The euro declined for a second day against the dollar and yen after the ratings cut. The common currency weakened 0.2 percent to $1.3747 as of 10:34 a.m. in Tokyo. The Nikkei 225 Stock Average fell 0.7 percent.
Bank Ratings
In another sign of stresses on banks, UBS AG, Lloyds Banking Group Plc and Royal Bank of Scotland Group Plc had long- term issuer default grades cut by Fitch Ratings, which put more than a dozen other lenders on watch negative as part of a global review. Greece is teetering on the brink of default, with Nobel economics laureate Christopher Pissarides saying yesterday that investors in its bonds may face losses of 50 percent.
Spain is paying yields of more than 5 percent on its 10- year bonds even after the European Central Bank stepped in to prop up its bond market on Aug. 8. The gap between Spanish and German 10-year borrowing costs was 310 basis points yesterday, compared with 325 basis points on Sept. 30.
U.S. Rating
The ratings move comes two months after S&P stripped the U.S. of its AAA ranking for the first time. While the Aug. 5 move roiled global markets, bond investors ignored S&P’s warnings about U.S. creditworthiness and piled into Treasuries. The yield on the benchmark U.S. government bond fell to a record 1.6714 on Sept. 23.
The reduction of Spain’s rating also comes after Moody’s Investors Service on Oct. 4 warned “all but the strongest euro- area sovereigns” that they are likely to see further downgrades, as it cut Italy’s debt for the first time in almost two decades. Moody’s said that the increased funding risks caused by fallout from the region’s debt crisis meant that “all but the strongest euro-area sovereigns are likely to face sustained negative pressure on their ratings.”

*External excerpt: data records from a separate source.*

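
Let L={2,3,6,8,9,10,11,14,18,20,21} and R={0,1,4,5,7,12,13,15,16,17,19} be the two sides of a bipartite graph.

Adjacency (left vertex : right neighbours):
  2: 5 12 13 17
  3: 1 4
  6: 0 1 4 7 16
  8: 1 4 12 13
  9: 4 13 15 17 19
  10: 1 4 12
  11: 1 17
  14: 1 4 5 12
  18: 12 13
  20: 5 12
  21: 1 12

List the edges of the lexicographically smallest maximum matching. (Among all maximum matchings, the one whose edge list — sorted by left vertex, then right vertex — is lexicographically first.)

|M| = 8 (so the lex-smallest maximum matching has 8 edges)
process left vertices in ascending order; for each, take the smallest-labelled available neighbour that still permits 8 edges overall, or leave it unmatched if none does
lex-smallest matching: {2-5, 3-1, 6-0, 8-4, 9-15, 10-12, 11-17, 18-13}

Lex-smallest maximum matching: {(2,5), (3,1), (6,0), (8,4), (9,15), (10,12), (11,17), (18,13)}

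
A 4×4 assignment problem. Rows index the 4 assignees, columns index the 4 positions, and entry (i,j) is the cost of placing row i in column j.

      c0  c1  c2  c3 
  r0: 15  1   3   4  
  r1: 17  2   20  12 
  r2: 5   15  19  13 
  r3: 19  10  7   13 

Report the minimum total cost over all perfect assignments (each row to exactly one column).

optimal assignment: row0→col3 (cost 4), row1→col1 (cost 2), row2→col0 (cost 5), row3→col2 (cost 7)
total = 4 + 2 + 5 + 7 = 18

Minimum assignment cost: 18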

Policy makers are discussing an expansion of the IMF’s firepower as part of a global G-20 agreement next month in Cannes, France, according to three officials, who declined to be named because the discussions are not public. Talks are in preliminary stages as potential contributors wait to see what measures Europeans take to end the debt turmoil at an Oct. 23 summit, they said.
IMF War Chest
IMF Managing Director Christine Lagarde told member countries last month that her current $390 billion war chest may not suffice to meet all loan requests should the global economy worsen. Additional funds could be used to help shelter Italy and Spain with precautionary lending, the people said.

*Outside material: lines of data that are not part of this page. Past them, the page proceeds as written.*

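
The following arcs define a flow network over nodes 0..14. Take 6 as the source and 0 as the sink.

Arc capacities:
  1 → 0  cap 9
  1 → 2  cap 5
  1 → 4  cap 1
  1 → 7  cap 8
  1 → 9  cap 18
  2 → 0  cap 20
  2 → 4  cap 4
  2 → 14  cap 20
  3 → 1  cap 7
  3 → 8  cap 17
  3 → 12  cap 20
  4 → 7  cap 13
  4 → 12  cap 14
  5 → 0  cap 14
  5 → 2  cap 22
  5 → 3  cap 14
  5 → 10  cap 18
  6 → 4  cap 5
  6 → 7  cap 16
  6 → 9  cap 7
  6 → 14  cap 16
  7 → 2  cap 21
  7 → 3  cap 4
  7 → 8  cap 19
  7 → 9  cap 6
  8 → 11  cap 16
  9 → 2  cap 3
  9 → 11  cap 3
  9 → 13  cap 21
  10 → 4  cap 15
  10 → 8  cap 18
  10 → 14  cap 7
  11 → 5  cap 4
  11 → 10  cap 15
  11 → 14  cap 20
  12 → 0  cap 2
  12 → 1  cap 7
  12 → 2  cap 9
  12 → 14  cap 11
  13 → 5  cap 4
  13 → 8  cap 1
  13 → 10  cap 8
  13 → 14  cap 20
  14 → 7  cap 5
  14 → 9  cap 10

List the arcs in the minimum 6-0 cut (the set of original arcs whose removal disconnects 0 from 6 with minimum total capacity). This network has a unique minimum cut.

augment #1: 6→4→12→0 push 2
augment #2: 6→7→2→0 push 16
augment #3: 6→9→2→0 push 3
augment #4: 6→4→7→2→0 push 1
augment #5: 6→4→12→1→0 push 2
augment #6: 6→9→11→5→0 push 3
augment #7: 6→9→13→5→0 push 1
augment #8: 6→14→7→3→1→0 push 4
augment #9: 6→14→9→13→5→0 push 3
augment #10: 6→14→7→4→12→1→0 push 1
augment #11: 6→14→9→13→8→11→5→0 push 1
augment #12: 6→14→9→13→10→4→12→1→0 push 2
max flow = 39; residual-reachable set from 6 gives S-side
cut edges (S→T): {(1,0), (2,0), (11,5), (12,0), (13,5)} total cap 39

Min-cut arcs: {(1,0), (2,0), (11,5), (12,0), (13,5)} (total capacity 39)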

Spain’s Socialist government, which faces a general election on Nov. 20, has said the country may miss its 2011 growth forecast of 1.3 percent as the recovery slows. Unemployment rose in August to a record 21.2 percent and the manufacturing industry contracted the most in more than two years in September. Regional governments, which are responsible for health and education and hire half of Spain’s public workers, are behind schedule to meet deficit targets, preliminary data showed Sept. 8.
‘Strong Signal’
The People’s Party, which polls indicate may win an outright majority in the vote, has pledged a stricter budget law, spending limits for regional governments, and tax breaks to encourage companies to hire workers and become more competitive. PP leader Mariano Rajoy said on Sept. 15 he would send a “strong signal” to markets and wouldn’t deviate from the budget-deficit goal of 4.4 percent of gross domestic product in 2012 “under any circumstances.”

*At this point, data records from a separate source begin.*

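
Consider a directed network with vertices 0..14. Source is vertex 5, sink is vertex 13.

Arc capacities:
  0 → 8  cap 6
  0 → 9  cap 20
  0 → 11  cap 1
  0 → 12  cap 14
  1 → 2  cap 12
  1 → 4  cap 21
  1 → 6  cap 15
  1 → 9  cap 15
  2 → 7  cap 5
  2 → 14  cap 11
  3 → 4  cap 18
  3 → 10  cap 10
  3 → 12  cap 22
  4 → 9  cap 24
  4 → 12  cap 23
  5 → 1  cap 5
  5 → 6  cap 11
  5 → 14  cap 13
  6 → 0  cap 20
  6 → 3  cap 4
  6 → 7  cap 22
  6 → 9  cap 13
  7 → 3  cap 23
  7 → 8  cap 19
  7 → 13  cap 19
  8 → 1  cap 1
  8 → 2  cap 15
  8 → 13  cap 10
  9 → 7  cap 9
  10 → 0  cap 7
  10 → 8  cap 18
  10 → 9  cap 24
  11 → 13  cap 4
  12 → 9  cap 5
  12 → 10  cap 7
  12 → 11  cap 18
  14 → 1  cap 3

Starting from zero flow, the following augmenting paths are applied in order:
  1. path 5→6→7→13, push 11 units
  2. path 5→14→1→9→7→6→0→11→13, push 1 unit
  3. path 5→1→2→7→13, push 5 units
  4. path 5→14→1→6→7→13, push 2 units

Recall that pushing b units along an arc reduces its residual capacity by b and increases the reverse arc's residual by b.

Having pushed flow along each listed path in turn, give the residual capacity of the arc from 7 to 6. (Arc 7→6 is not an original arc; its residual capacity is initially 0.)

after path 1 (5→6→7→13, push 11): res(7,6)=11
after path 2 (5→14→1→9→7→6→0→11→13, push 1): res(7,6)=10
after path 3 (5→1→2→7→13, push 5): res(7,6)=10
after path 4 (5→14→1→6→7→13, push 2): res(7,6)=12

Residual capacity of (7,6): 12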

Still, the PP voted against Zapatero’s measures to cut public wages and freeze pensions, and has pledged to bring pensions “up to date” if it wins the election. Zapatero’s austerity measures aim to slash the shortfall to 6 percent of GDP this year from 11 percent in 2009. The government forecasts the debt burden will grow to 67 percent this year, almost twice the 36-percent level in 2007.